Shares in Australia's Linc Energy rocketed 31 percent a day after it said two independent reports had confirmed it is sitting on potentially large resources of shale oil in South Australia.
Reports from two respected independent consultants estimated Linc's 100 percent owned Arckaringa Basin could hold between 103 billion and 233 billion barrels of oil equivalent in formations comparable to liquids-rich shale plays in the United States.
The estimates were what are called "unrisked prospective resources", which gives no indication on how easily the reservoirs can be tapped or whether oil and gas can be profitably produced.
"It's an extremely exciting, interesting target, but there's a lot of work to be done to demonstrate its potential," said Mike Harrowell, senior resources analyst at broker BBY.
Linc has appointed Barclays Capital to help it find a partner with experience in shale drilling.
Linc's shares soared to a high of A$2.83 on Thursday and last traded up 27 percent at A$2.74, valuing the company at A$1.4 billion.

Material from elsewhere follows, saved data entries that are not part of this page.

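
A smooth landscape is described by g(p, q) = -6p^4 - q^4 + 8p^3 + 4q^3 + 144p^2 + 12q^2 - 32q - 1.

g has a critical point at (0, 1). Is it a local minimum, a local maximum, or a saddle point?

local minimum

The mixed partial ∂²g/∂p∂q is 0, so the Hessian at any point is diag(g_pp, g_qq) = diag(24(-3p^2 + 2p + 12), 12(-q^2 + 2q + 2)).
At (0, 1): H = diag(288, 36).
Both eigenvalues are positive, so H is positive definite: a local minimum.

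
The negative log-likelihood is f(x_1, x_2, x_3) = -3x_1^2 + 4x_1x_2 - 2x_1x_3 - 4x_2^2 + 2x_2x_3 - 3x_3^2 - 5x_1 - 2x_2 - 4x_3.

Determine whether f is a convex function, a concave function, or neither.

f is quadratic, so its Hessian is the constant matrix H = [[-6, 4, -2], [4, -8, 2], [-2, 2, -6]].
Leading principal minors: -6, 32, -168.
Signs alternate −, +, − ⇒ H ≺ 0 ⇒ concave.

concave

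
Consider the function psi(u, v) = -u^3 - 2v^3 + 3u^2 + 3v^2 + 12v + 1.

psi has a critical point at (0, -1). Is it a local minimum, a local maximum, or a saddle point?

The mixed partial ∂²psi/∂u∂v is 0, so the Hessian at any point is diag(psi_uu, psi_vv) = diag(6(-u + 1), 6(-2v + 1)).
At (0, -1): H = diag(6, 18).
Both eigenvalues are positive, so H is positive definite: a local minimum.

local minimum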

Its market value has more than quadrupled over the past two months as Linc, mainly known for its efforts to develop underground coal gas-to-liquids projects, recently started producing oil in the United States, finally giving it cash flow to service its debt, Harrowell said.
Linc's biggest coup to date was the sale of its Galilee coal asset to India's Adani Enterprises for $2.7 billion in 2010. The promising project has yet to be developed.